If you purchased a March 105 put whenever the stock traded in the 114 area, you could have sold it for a profit every time the following day as the chart illustrates. In fact, the average return from the high on the day it traded in the 114s to the low the very next day was a staggering 41%. Today, February 16, it again traded in the 114s, but failed to close above it. The March 105 put was .98c (cost to buy one = $98). IF the trend continues, CAT should trade lower at some point on Friday, allowing for the put to be sold at a higher price. Notably, this option play is not considered day trading since the option was purchased and sold on two different trading days.
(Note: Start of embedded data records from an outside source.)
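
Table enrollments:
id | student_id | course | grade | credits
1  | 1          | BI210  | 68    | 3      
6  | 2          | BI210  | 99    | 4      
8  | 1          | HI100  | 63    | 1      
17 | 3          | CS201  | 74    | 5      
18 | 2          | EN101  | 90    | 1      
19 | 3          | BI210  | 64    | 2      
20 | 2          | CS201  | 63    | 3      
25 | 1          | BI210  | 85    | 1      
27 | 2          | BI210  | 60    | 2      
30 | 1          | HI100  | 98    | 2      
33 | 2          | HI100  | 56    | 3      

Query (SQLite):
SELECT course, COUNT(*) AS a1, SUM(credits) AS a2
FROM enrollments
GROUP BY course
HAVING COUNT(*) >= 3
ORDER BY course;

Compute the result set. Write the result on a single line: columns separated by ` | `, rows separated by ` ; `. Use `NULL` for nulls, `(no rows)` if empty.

BI210 | 5 | 12 ; HI100 | 3 | 6

Group enrollments by course.
Per group compute: COUNT(*), SUM(credits).
HAVING: drop groups with fewer than 3 rows.
  BI210: ids {1, 6, 19, 25, 27} → COUNT(*)=5, SUM(credits)=12
  CS201: ids {17, 20} → COUNT(*)=2, SUM(credits)=8
  EN101: ids {18} → COUNT(*)=1, SUM(credits)=1
  HI100: ids {8, 30, 33} → COUNT(*)=3, SUM(credits)=6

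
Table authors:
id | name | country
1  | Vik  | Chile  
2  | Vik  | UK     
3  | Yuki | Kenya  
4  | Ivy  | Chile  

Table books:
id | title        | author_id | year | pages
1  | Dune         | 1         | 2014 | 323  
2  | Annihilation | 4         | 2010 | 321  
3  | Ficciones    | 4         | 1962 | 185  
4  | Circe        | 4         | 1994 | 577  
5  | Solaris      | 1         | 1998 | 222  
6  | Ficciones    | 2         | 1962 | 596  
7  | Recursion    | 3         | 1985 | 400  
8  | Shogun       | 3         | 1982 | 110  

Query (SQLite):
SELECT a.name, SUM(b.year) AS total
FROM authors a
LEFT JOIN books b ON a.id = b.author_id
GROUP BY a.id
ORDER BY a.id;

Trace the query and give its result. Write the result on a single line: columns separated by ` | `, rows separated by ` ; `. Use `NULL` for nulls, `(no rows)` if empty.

LEFT JOIN keeps every authors row; unmatched ones get NULL for books columns.
Group by authors.id and compute SUM(b.year). SUM over an all-NULL group is NULL.
  1: ids {1, 5} → SUM(b.year)=4012
  2: ids {6} → SUM(b.year)=1962
  3: ids {7, 8} → SUM(b.year)=3967
  4: ids {2, 3, 4} → SUM(b.year)=5966

Vik | 4012 ; Vik | 1962 ; Yuki | 3967 ; Ivy | 5966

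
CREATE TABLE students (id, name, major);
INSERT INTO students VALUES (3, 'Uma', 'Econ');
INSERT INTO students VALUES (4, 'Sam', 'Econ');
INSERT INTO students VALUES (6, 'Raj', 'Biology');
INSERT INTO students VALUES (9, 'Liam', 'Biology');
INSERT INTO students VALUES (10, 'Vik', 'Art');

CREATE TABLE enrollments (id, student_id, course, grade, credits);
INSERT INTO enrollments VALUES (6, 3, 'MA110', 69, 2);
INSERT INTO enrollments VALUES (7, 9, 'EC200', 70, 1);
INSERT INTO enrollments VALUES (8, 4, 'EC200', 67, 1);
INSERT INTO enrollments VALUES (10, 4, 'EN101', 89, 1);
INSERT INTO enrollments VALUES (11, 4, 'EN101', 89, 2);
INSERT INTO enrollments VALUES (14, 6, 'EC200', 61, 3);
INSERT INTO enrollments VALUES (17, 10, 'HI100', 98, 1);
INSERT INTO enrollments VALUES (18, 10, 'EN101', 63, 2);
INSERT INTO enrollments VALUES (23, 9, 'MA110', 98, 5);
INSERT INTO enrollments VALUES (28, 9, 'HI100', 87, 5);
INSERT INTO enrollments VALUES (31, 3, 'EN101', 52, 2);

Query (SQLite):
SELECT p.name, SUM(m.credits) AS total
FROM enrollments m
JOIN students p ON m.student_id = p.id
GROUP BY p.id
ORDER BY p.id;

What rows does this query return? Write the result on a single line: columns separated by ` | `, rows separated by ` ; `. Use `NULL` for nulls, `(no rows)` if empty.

Uma | 4 ; Sam | 4 ; Raj | 3 ; Liam | 11 ; Vik | 3

Join each enrollments row to its students via student_id.
Group joined rows by students.id; compute SUM(m.credits) per group.
  3: ids {6, 31} → SUM(m.credits)=4
  4: ids {8, 10, 11} → SUM(m.credits)=4
  6: ids {14} → SUM(m.credits)=3
  9: ids {7, 23, 28} → SUM(m.credits)=11
  10: ids {17, 18} → SUM(m.credits)=3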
This is a proven, cheap short term option play for those who want to take advantage of the recent choppiness in the market. The 105 strike was chosen for analysis only because the cost basis is low. For those willing to pay more, and gain a bit more safety, the 110 strike is a viable option as well. The delta and theta is much more suitable at that strike, especially for those who want to hold on to the option longer.
The conditions in the market indicate a short, but healthy, correction may soon occur. Many commentators have pointed out that as the Dow nears 13000 (and the SPDR (NYSEARCA:SPY) in the 136-137 levels), a 3% or more correction may be in the cards for a number of reasons including, but not limited to, overwhelmingly high bullish sentiment (contrarian signal), geopolitical concerns, institutional outflows of money, and the ongoing European saga. The Dow, S&P, and Nasdaq are currently sitting at multi-year highs. Thus, buying a put is a potentially profitable strategy to capitalize on a downturn in the interim.
Disclosure: I have no positions in any stocks mentioned, and no plans to initiate any positions within the next 72 hours.